México es un país tan surrealista que celebra la muerte mientras la fabrica. En Uruapan, la ciudad del aguacate y del miedo, el alcalde fue asesinado y, ayer, su pueblo salió a marchar entre velas encendidas y música de muertos. La fiesta terminó en velorio y la ciudad entera enmudeció. Entre tanto incienso y pólvora quedó flotando la pregunta: ¿quién gobierna a quién?

Carlos Manzo fue un hombre que hablaba fuerte y decía que a los delincuentes había que enfrentarlos, no abrazarlos. Era incómodo. En un país donde la valentía se castiga con balas, decidió no callar. Y lo callaron. Lo mataron a la vista de todos, en el corazón de la ciudad, mientras la Guardia Nacional —esa institución que presume estar en todas partes— no vio nada.

El crimen no sorprendió a nadie. En Michoacán, los muertos tienen número de serie y los alcaldes, fecha de caducidad. Se los turnan los cárteles como si fueran fichas de ajedrez: uno que estorba; otro que negocia; otro que denuncia; otro que cobra. Nadie ignora el juego, pero todos fingen no conocer las reglas.

El gobierno reaccionó con su liturgia habitual: condena, tuit, promesa de justicia. La presidenta repitió que “la única forma de construir la paz es la justicia”. Hermosa frase, si no fuera porque los asesinos ya se la saben de memoria. Su secretario de Seguridad explicó que el alcalde “tenía protección”. No aclaró si era protección o protocolo fúnebre.

Pero lo verdaderamente distinto esta vez fue la gente. En Uruapan, el pueblo salió a la calle vestido de negro. No por luto, sino por rabia. Las familias llevaron flores, velas, pancartas. Los jóvenes marcharon con el rostro descubierto, gritando el nombre del alcalde como si nombrarlo fuera una forma de desafiar al miedo. Las mujeres lloraron no sólo por Manzo, sino por el país que se les muere cada semana.

La indignación se desbordó como pocas veces. Los comercios cerraron, las escuelas suspendieron clases, los templos abrieron sus atrios. En cada esquina alguien improvisaba un altar: una fotografía, una vela, una promesa. Y entre el humo de las ofrendas se respiraba un aire de desafío, como si por fin el pueblo se hubiera cansado de agachar la cabeza.

La escena fue perfecta para una postal del absurdo nacional: velas encendidas, música de mariachis y el eco de las balas que aún no terminaban de apagarse. Entre los murmullos, alguien dijo que la muerte del alcalde era “una pérdida para la democracia”. Qué generosos somos con las palabras: en México, la democracia se pierde todos los días y nadie la busca.

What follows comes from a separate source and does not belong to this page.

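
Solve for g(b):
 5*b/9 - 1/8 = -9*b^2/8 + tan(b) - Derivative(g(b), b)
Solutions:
 g(b) = C1 - 3*b^3/8 - 5*b^2/18 + b/8 - log(cos(b))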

Dicen que Manzo había advertido: “si lo hace sin disparar, renuncio”. Lo mataron en el intento. Su frase se volvió epitafio. En esta República, quien desafía la impunidad acaba formando parte de sus estadísticas.

La vela y la bala son símbolos de la misma ceremonia. Una ilumina, la otra apaga. Uruapan quiso honrar a sus muertos y terminó sumando otro nombre a su altar. El país mira, comenta, olvida. Y el crimen se institucionaliza como costumbre, con su burocracia de pésames y su contabilidad de víctimas.

México ya no necesita sicarios: se basta con su indiferencia. Las balas hacen el trabajo, las velas lo bendicen y los discursos lo justifican. Así se mantiene viva nuestra extraña tradición nacional: celebrar la muerte y rehuir la responsabilidad.

En Uruapan, las velas siguen encendidas. No alumbran la esperanza: apenas revelan la oscuridad que nos rodea.